Wikipedia on its part is fully supportive of Coetzee and argues that the portraits are under public ownership. Deputy Director of the Wikipedia Foundation that runs the online encyclopedia, Erik Moeller said that museums and other cultural institutions should not pursue extra revenue while limiting public access to their material. He wrote in his blog post, “It is hard to see a plausible argument that excluding public domain content from a free, non-profit encyclopedia serves any public interest whatsoever.”

He also mentioned that two German photographic archives donated 350,000 copyrighted images for use on Wikipedia, and there have been other institutions in the United Kingdom and the US that have looked and understood the benefits of making their material available for the public free of charge. According to another Wikipedia volunteer, the gallery only makes around 10-15,000 pounds each year from Web licensing.

However, the gallery insists that it has been misrepresented and although it does not make much money from Web licensing, its income from reproduction of its images in magazines and books is much more, around 339,000 in the previous year.

Another point of contention is that of copyright laws in different countries. Coetzee is a US citizen where the laws pertaining to images of publicly owned art are different and the gallery opines that since the images are protected under U.K. copyright law, the law of the land rules.
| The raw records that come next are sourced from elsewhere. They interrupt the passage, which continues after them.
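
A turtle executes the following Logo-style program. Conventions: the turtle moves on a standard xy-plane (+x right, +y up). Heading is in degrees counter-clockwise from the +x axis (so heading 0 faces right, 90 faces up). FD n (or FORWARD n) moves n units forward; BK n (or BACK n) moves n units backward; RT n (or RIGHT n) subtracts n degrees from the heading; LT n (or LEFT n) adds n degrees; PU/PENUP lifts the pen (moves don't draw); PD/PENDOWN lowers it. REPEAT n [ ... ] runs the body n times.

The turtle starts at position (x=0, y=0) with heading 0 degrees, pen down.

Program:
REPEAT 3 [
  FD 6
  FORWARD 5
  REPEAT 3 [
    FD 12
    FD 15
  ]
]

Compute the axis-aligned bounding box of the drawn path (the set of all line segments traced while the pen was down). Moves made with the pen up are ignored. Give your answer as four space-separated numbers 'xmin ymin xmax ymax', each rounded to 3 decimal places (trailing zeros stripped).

Answer: 0 0 276 0

Derivation:
Executing turtle program step by step:
Start: pos=(0,0), heading=0, pen down
REPEAT 3 [
  -- iteration 1/3 --
  FD 6: (0,0) -> (6,0) [heading=0, draw]
  FD 5: (6,0) -> (11,0) [heading=0, draw]
  REPEAT 3 [
    -- iteration 1/3 --
    FD 12: (11,0) -> (23,0) [heading=0, draw]
    FD 15: (23,0) -> (38,0) [heading=0, draw]
    -- iteration 2/3 --
    FD 12: (38,0) -> (50,0) [heading=0, draw]
    FD 15: (50,0) -> (65,0) [heading=0, draw]
    -- iteration 3/3 --
    FD 12: (65,0) -> (77,0) [heading=0, draw]
    FD 15: (77,0) -> (92,0) [heading=0, draw]
  ]
  -- iteration 2/3 --
  FD 6: (92,0) -> (98,0) [heading=0, draw]
  FD 5: (98,0) -> (103,0) [heading=0, draw]
  REPEAT 3 [
    -- iteration 1/3 --
    FD 12: (103,0) -> (115,0) [heading=0, draw]
    FD 15: (115,0) -> (130,0) [heading=0, draw]
    -- iteration 2/3 --
    FD 12: (130,0) -> (142,0) [heading=0, draw]
    FD 15: (142,0) -> (157,0) [heading=0, draw]
    -- iteration 3/3 --
    FD 12: (157,0) -> (169,0) [heading=0, draw]
    FD 15: (169,0) -> (184,0) [heading=0, draw]
  ]
  -- iteration 3/3 --
  FD 6: (184,0) -> (190,0) [heading=0, draw]
  FD 5: (190,0) -> (195,0) [heading=0, draw]
  REPEAT 3 [
    -- iteration 1/3 --
    FD 12: (195,0) -> (207,0) [heading=0, draw]
    FD 15: (207,0) -> (222,0) [heading=0, draw]
    -- iteration 2/3 --
    FD 12: (222,0) -> (234,0) [heading=0, draw]
    FD 15: (234,0) -> (249,0) [heading=0, draw]
    -- iteration 3/3 --
    FD 12: (249,0) -> (261,0) [heading=0, draw]
    FD 15: (261,0) -> (276,0) [heading=0, draw]
  ]
]
Final: pos=(276,0), heading=0, 24 segment(s) drawn

Segment endpoints: x in {0, 6, 11, 23, 38, 50, 65, 77, 92, 98, 103, 115, 130, 142, 157, 169, 184, 190, 195, 207, 222, 234, 249, 261, 276}, y in {0}
xmin=0, ymin=0, xmax=276, ymax=0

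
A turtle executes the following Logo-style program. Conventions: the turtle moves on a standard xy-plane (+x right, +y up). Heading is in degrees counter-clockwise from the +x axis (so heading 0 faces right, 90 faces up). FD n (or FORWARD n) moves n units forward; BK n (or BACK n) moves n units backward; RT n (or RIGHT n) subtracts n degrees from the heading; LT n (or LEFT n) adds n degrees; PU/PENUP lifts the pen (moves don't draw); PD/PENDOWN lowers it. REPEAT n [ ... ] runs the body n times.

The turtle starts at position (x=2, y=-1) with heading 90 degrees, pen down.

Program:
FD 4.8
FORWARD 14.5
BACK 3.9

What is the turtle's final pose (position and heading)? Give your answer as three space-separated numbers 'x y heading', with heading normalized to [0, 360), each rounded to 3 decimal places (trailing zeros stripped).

Executing turtle program step by step:
Start: pos=(2,-1), heading=90, pen down
FD 4.8: (2,-1) -> (2,3.8) [heading=90, draw]
FD 14.5: (2,3.8) -> (2,18.3) [heading=90, draw]
BK 3.9: (2,18.3) -> (2,14.4) [heading=90, draw]
Final: pos=(2,14.4), heading=90, 3 segment(s) drawn

Answer: 2 14.4 90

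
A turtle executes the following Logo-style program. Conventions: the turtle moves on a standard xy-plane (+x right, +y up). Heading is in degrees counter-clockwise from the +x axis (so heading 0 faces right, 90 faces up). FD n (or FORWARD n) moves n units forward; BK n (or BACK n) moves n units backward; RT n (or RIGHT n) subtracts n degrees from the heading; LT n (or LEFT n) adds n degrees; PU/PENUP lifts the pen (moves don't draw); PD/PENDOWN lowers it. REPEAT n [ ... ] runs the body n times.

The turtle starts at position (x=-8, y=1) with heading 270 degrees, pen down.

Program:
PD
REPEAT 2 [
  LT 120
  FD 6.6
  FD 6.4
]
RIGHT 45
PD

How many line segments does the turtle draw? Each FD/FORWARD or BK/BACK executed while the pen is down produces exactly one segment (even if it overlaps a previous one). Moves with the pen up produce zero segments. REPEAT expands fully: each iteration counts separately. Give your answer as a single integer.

Answer: 4

Derivation:
Executing turtle program step by step:
Start: pos=(-8,1), heading=270, pen down
PD: pen down
REPEAT 2 [
  -- iteration 1/2 --
  LT 120: heading 270 -> 30
  FD 6.6: (-8,1) -> (-2.284,4.3) [heading=30, draw]
  FD 6.4: (-2.284,4.3) -> (3.258,7.5) [heading=30, draw]
  -- iteration 2/2 --
  LT 120: heading 30 -> 150
  FD 6.6: (3.258,7.5) -> (-2.457,10.8) [heading=150, draw]
  FD 6.4: (-2.457,10.8) -> (-8,14) [heading=150, draw]
]
RT 45: heading 150 -> 105
PD: pen down
Final: pos=(-8,14), heading=105, 4 segment(s) drawn
Segments drawn: 4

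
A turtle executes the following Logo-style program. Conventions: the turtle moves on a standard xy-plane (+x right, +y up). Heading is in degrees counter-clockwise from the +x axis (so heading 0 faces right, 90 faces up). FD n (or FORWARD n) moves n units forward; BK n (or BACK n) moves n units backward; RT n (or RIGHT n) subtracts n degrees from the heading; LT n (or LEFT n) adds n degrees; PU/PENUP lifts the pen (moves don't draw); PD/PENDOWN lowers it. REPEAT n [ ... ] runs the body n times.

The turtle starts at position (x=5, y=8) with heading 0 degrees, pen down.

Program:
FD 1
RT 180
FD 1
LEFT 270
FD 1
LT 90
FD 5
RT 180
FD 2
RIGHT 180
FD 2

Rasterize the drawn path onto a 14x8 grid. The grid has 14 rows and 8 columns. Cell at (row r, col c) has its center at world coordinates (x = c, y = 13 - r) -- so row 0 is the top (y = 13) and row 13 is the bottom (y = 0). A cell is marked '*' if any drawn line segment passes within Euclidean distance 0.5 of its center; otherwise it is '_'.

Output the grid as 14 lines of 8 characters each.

Segment 0: (5,8) -> (6,8)
Segment 1: (6,8) -> (5,8)
Segment 2: (5,8) -> (5,9)
Segment 3: (5,9) -> (0,9)
Segment 4: (0,9) -> (2,9)
Segment 5: (2,9) -> (0,9)

Answer: ________
________
________
________
******__
_____**_
________
________
________
________
________
________
________
________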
This raises interesting questions about how the local law affects websites that are located in other parts of the world.

This news has become a raging topic in cyberspace, leading to a conflict of words between supporters of free information and cultural institutions who wish to protect their limited revenue streams, which include the license fee for reproducing images of their artworks.

Opinions on this issue vary. While some support Wikipedia saying that people have a right to see these images as they are public property already; others insist that the likes of Wikipedia want to take advantage of the new technology and have everything for free, and if somebody takes the effort to produce the best picture possible, then they need to be protected. Since the gallery makes low to medium resolution images available free for people, many feel that it was wrong of Wikipedia to take the high resolution images.

Coetzee is the only one who has not yet commented on what is a repercussion of his deeds. It is left to be seen what route this controversy takes and if Wikipedia is stuck with the label of a thief.